Don’t get me wrong—there were times when he was a baby and crying for hours on end when I wished he would just grow up and go to school; and when he was a toddler having yet another tantrum, there were moments when I wished he would just be old enough to be in Kindergarten. But now, when it actually came time to set him free, I didn’t want to let go.

I had so many concerns about his well-being during those six hours apart every day:

Was he going to make friends? If he did, would he choose nice kids to hang out with? Up until that point, I had influenced the children he played with—it was usually kids whose moms I liked and who shared my values.

Was he going to be safe? What was going to happen if he decided to try those big monkey bars and fell without me there to catch him? Had I taught him enough about strangers? Did he know he shouldn’t go with anyone that wasn’t an adult he knew?

Was he going to be a good student? I often wondered how the boy was going to sit for an extended time, listen, and follow the rules; after all, at home he struggled just to sit still while watching TV and often “forgot” that I had asked him to do something.

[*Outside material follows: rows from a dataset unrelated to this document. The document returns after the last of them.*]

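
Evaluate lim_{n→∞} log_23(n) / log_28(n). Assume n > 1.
lim = ln(28) / ln(23) = log_23(28)

Change of base: log_23(n) = ln n / ln 23 and log_28(n) = ln n / ln 28. The ratio is (ln n / ln 23) · (ln 28 / ln n) = ln 28 / ln 23, a constant independent of n. So the limit is ln 28 / ln 23 = log_23(28).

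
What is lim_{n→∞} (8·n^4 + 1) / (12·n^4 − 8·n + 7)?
lim = 8/12 = 2/3

For large n the leading n^4 terms dominate both numerator and denominator. Dividing top and bottom by n^4, every other term tends to 0, leaving 8/12 = 2/3.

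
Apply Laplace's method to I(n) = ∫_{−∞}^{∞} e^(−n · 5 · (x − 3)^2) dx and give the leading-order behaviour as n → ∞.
I(n) = sqrt(π/(5n))

Here φ(x) = 5 · (x − 3)^2 has its unique minimum at x* = 3 with φ(x*) = 0 and φ''(x*) = 10. Laplace's method gives
  I(n) ~ e^(−n φ(x*)) · sqrt(2π / (n · φ''(x*))) = sqrt(2π / (10n)) = sqrt(π/(5n)).
This is exact: substituting u = (x − 3)·sqrt(5n) gives I(n) = (1/sqrt(5n)) ∫_{−∞}^{∞} e^(−u^2) du = sqrt(π/(5n)).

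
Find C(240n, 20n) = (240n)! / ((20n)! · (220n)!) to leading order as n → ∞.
C(240n, 20n) ~ (8916100448256/285311670611)^(20n) · sqrt(6/(11π·20n))

Write N = 20n. Apply Stirling to each factorial:
  (12N)! ~ sqrt(2π·12N) · (12N/e)^(12N),
  N! ~ sqrt(2π N) · (N/e)^N,
  (11N)! ~ sqrt(2π·11N) · (11N/e)^(11N).
The exponential factors combine to (12N)^(12N) / (N^N · (11N)^(11N)) = 12^(12N)/11^(11N) = (12^12/11^11)^N = (8916100448256/285311670611)^N.
The square-root prefactors combine to sqrt(2π·12N) / (sqrt(2π N)·sqrt(2π·11N)) = sqrt(12 / (2π·11·N)) = sqrt(6/(11π·20n)).
Substituting N = 20n: C(240n, 20n) ~ (8916100448256/285311670611)^(20n) · sqrt(6/(11π·20n)).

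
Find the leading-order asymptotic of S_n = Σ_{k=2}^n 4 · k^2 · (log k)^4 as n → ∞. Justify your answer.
S_n ~ 4 · n^3 · (log n)^4 / 3

By integral comparison, S_n = ∫_1^n 4 · x^2 · (log x)^4 dx + O(n^2 · (log n)^4). For the integral, the leading term of ∫_1^n x^2 (log x)^4 dx is n^3/3 · (log n)^4 (by repeated integration by parts; each step lowers the log-exponent and produces a relatively O(1/log n) correction). Hence S_n ~ 4 · n^3 · (log n)^4 / 3.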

However, once I dropped him off that first day and each day that followed in the first couple of weeks, my anxious feelings slowly began to diminish. In fact, by late fall, the worrying thoughts turned into feelings of extreme pride. I loved hearing about what he did each day (Note: this wasn’t without some prying and selective questioning) and seeing what schoolwork or artwork he produced. I enjoyed experiencing all the firsts as a parent of a school-aged child: the first student-led conference, the first Christmas concert, the first sports day, etc.

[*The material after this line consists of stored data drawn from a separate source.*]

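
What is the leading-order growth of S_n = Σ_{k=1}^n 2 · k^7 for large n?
S_n ~ n^8 / 4

By integral comparison (Euler-Maclaurin), Σ_{k=1}^n 2 · k^7 = 2 · ∫_0^n x^7 dx + O(n^7) = 2 · n^8/8 = n^8 / 4 + O(n^7). (Equivalently, Faulhaber's formula gives the same leading term.)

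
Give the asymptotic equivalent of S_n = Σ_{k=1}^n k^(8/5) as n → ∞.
S_n ~ (5/13) · n^(13/5)

Integral comparison: Σ_{k=1}^n k^(8/5) = ∫_0^n x^(8/5) dx + O(n^(8/5)). The integral is n^(1 + 8/5) / (1 + 8/5) = n^((8+5)/5) / ((8+5)/5) = (5/13) · n^(13/5).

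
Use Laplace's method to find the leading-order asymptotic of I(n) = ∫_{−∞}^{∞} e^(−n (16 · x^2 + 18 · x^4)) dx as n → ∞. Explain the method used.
I(n) ~ sqrt(π/(16n))

φ(x) = 16 · x^2 + 18 · x^4 has its unique global minimum at x* = 0 (since φ'(x) = 32x + 72x^3 = 0 only at x = 0 for real x with both coefficients positive, and φ → ∞ as |x| → ∞). At x* = 0, φ(0) = 0 and φ''(0) = 32. Laplace's method then gives
  I(n) ~ sqrt(2π / (n · φ''(0))) · e^(−n φ(0)) = sqrt(2π / (32n)) = sqrt(π/(16n)).
The 18 · x^4 term contributes only at subleading order (an O(1/n) relative correction).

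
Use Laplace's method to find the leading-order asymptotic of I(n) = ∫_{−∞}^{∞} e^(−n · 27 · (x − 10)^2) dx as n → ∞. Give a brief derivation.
I(n) = sqrt(π/(27n))

Here φ(x) = 27 · (x − 10)^2 has its unique minimum at x* = 10 with φ(x*) = 0 and φ''(x*) = 54. Laplace's method gives
  I(n) ~ e^(−n φ(x*)) · sqrt(2π / (n · φ''(x*))) = sqrt(2π / (54n)) = sqrt(π/(27n)).
This is exact: substituting u = (x − 10)·sqrt(27n) gives I(n) = (1/sqrt(27n)) ∫_{−∞}^{∞} e^(−u^2) du = sqrt(π/(27n)).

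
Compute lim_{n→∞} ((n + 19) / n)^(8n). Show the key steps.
lim = e^152

Rewrite as (1 + 19/n)^(8n). By the standard limit (1 + x/n)^n → e^x, we have (1 + 19/n)^n → e^19, and raising to the 8th power gives e^152.
More precisely, ln[(1 + 19/n)^(8n)] = 8n · ln(1 + 19/n) = 8n · (19/n + O(1/n^2)) = 152 + O(1/n) → 152.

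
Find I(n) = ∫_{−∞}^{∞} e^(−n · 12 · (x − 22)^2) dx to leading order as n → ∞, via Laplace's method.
I(n) = sqrt(π/(12n))

Here φ(x) = 12 · (x − 22)^2 has its unique minimum at x* = 22 with φ(x*) = 0 and φ''(x*) = 24. Laplace's method gives
  I(n) ~ e^(−n φ(x*)) · sqrt(2π / (n · φ''(x*))) = sqrt(2π / (24n)) = sqrt(π/(12n)).
This is exact: substituting u = (x − 22)·sqrt(12n) gives I(n) = (1/sqrt(12n)) ∫_{−∞}^{∞} e^(−u^2) du = sqrt(π/(12n)).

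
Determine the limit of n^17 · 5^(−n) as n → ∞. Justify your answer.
lim = 0

Exponentials with base > 1 dominate every fixed polynomial: for any fixed c, n^c / 5^n → 0 as n → ∞ (e.g. by the ratio test, or by writing 5^n = e^(n ln 5) and noting e^(n ln 5) / n^c → ∞). Hence n^17 · 5^(−n) = n^17 / 5^n → 0.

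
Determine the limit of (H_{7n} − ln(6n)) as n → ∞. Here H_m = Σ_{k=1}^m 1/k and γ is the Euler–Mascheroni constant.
lim = ln(7/6) + γ

By Euler-Maclaurin, H_m = ln m + γ + O(1/m). So
  H_{7n} − ln(6n) = ln(7n) + γ − ln(6n) + O(1/n)
                       = ln(7/6) + γ + O(1/n).
Hence the limit is ln(7/6) + γ.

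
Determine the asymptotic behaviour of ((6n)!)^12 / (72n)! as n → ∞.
((6n)!)^12/(72n)! ~ ((2π·6n)^(11/2) / sqrt(12)) · 12^(−12·6n)  →  0

Write N = 6n. Stirling: N! ~ sqrt(2π N)(N/e)^N and (12N)! ~ sqrt(2π·12N)·(12N/e)^(12N).
  (N!)^12/(12N)! ~ (2π N)^(12/2) (N/e)^(12N) / [sqrt(2π·12N) (12N/e)^(12N)]
     = (2π N)^(12/2) / sqrt(2π·12N) · (N/(12N))^(12N)
     = (2π N)^((12−1)/2) / sqrt(12) · 12^(−12N).
Since 12^12 > 1, the factor 12^(−12N) decays exponentially, so the ratio → 0. Substituting N = 6n gives the stated form.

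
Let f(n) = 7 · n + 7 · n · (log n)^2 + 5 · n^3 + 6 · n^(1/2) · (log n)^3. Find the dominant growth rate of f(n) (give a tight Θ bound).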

With that said, the year didn’t come without a few tears and uncomfortable moments for both of us. There was a day early on when he came home upset and teary-eyed because one of the boys he really liked said he wasn’t allowed to play with him. On another day, I was called in to meet the teacher and told there were issues between my child and another student in the class, which resulted in me crying myself to sleep that night. And finally, there was the extreme concern I felt sending him on his first field trip (and every subsequent field trip thereafter, for that matter). So many times I repeated, “Son, what is the most important thing to remember when you go on a field trip? Listen and stay with your group.” Yes, Nemo’s dad and I have a bit in common.

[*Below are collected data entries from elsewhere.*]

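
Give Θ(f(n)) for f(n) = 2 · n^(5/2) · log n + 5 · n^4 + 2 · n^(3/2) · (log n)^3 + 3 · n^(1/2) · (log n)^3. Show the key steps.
f(n) ∈ Θ(n^4)

Compare the terms by growth order. For large n, n^a · (log n)^b dominates n^a' · (log n)^b' iff a > a', or (a = a' and b > b'). Ranking the 4 terms shows the dominant one is 5 · n^4. Hence f(n) ∈ Θ(n^4).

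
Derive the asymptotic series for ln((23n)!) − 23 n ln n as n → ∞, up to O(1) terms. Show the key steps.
ln((23n)!) − 23 n ln n = 23(ln 23 − 1) n + (1/2) ln(2π·23n) + O(1/n)

Stirling: ln((23n)!) = 23n ln(23n) − 23n + (1/2) ln(2π·23n) + O(1/n).
Since 23n ln(23n) = 23n ln n + 23n ln 23, subtracting 23n ln n cancels the n ln n term exactly. What remains is 23(ln 23 − 1) n + (1/2) ln(2π·23n) + O(1/n).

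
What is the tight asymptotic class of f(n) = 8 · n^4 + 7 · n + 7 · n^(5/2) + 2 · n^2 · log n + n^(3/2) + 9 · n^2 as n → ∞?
f(n) ∈ Θ(n^4)

Compare the terms by growth order. For large n, n^a · (log n)^b dominates n^a' · (log n)^b' iff a > a', or (a = a' and b > b'). Ranking the 6 terms shows the dominant one is 8 · n^4. Hence f(n) ∈ Θ(n^4).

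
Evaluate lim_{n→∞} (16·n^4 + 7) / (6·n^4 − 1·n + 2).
lim = 16/6 = 8/3

For large n the leading n^4 terms dominate both numerator and denominator. Dividing top and bottom by n^4, every other term tends to 0, leaving 16/6 = 8/3.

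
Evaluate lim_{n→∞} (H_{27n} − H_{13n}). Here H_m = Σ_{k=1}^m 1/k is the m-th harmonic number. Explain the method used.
lim = ln(27/13)

Euler-Maclaurin gives H_m = ln m + γ + 1/(2m) + O(1/m^2). The γ and O(1/m) terms cancel in the difference:
  H_{27n} − H_{13n} = ln(27n) − ln(13n) + O(1/n) = ln(27/13) + O(1/n).
Hence the limit is ln(27/13).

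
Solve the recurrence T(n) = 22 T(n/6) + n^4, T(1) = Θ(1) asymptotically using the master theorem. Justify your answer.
T(n) = Θ(n^4)

log_6 22 ≈ 1.725. f(n) = n^4 dominates n^(log_6 22) since 4 > 1.725, and the regularity condition a·f(n/b) = 22·(n/6)^4 = (22/1296)·n^4 ≤ c·f(n) holds with c = 22/1296 ≈ 0.017 < 1. So this is Case 3: T(n) = Θ(f(n)) = Θ(n^4).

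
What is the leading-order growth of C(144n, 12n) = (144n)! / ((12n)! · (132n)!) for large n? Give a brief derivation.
C(144n, 12n) ~ (8916100448256/285311670611)^(12n) · sqrt(6/(11π·12n))

Write N = 12n. Apply Stirling to each factorial:
  (12N)! ~ sqrt(2π·12N) · (12N/e)^(12N),
  N! ~ sqrt(2π N) · (N/e)^N,
  (11N)! ~ sqrt(2π·11N) · (11N/e)^(11N).
The exponential factors combine to (12N)^(12N) / (N^N · (11N)^(11N)) = 12^(12N)/11^(11N) = (12^12/11^11)^N = (8916100448256/285311670611)^N.
The square-root prefactors combine to sqrt(2π·12N) / (sqrt(2π N)·sqrt(2π·11N)) = sqrt(12 / (2π·11·N)) = sqrt(6/(11π·12n)).
Substituting N = 12n: C(144n, 12n) ~ (8916100448256/285311670611)^(12n) · sqrt(6/(11π·12n)).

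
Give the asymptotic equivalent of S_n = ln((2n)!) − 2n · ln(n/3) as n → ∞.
S_n ~ 2n · (ln 6 − 1) + O(ln n)

Stirling: ln((2n)!) = 2n ln(2n) − 2n + O(ln n).
  S_n = 2n ln(2n) − 2n − 2n ln(n/3) + O(ln n)
      = 2n ln(2n) − 2n ln n + 2n ln 3 − 2n + O(ln n)
      = 2n ln 2 + 2n ln 3 − 2n + O(ln n)
      = 2n (ln 6 − 1) + O(ln n).
Numerically ln(6) − 1 ≈ 0.7918.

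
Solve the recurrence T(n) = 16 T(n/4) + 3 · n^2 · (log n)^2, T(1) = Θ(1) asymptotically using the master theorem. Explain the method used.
T(n) = Θ(n^2 · (log n)^3)

Here log_4 16 = 2 and f(n) = 3 · n^2 · (log n)^2 = Θ(n^(log_4 16) · (log n)^2). This is the extended Case 2 of the master theorem (f matches the critical exponent up to log factors), giving T(n) = Θ(n^(log_4 16) · (log n)^(2+1)) = Θ(n^2 · (log n)^3).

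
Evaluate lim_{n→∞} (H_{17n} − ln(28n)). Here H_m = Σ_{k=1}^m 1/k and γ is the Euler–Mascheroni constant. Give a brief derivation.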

But guess what?! Not only did he survive all of these moments and everything else the first year entailed (no, he did not fall off those pesky monkey bars)—he flourished because of it…and so did I, for that matter. We both made new friends, learned new routines, and had a lot of fun along the way. As a mother, I grew in my ability to let go (well, sort of) and be open to new experiences. And, while I know not everyone has the same experience in starting school (I am already preparing myself for when my emotional daughter starts and is the extra clingy child crying for days on end), there is no doubt that it is an exciting time in the life of a family.

So, if your little one is off to their very first day of school soon, just know that you are not alone in your feelings of anxiety and sadness and everything in between. But also know that the year ahead may just be one of your best years yet as a parent.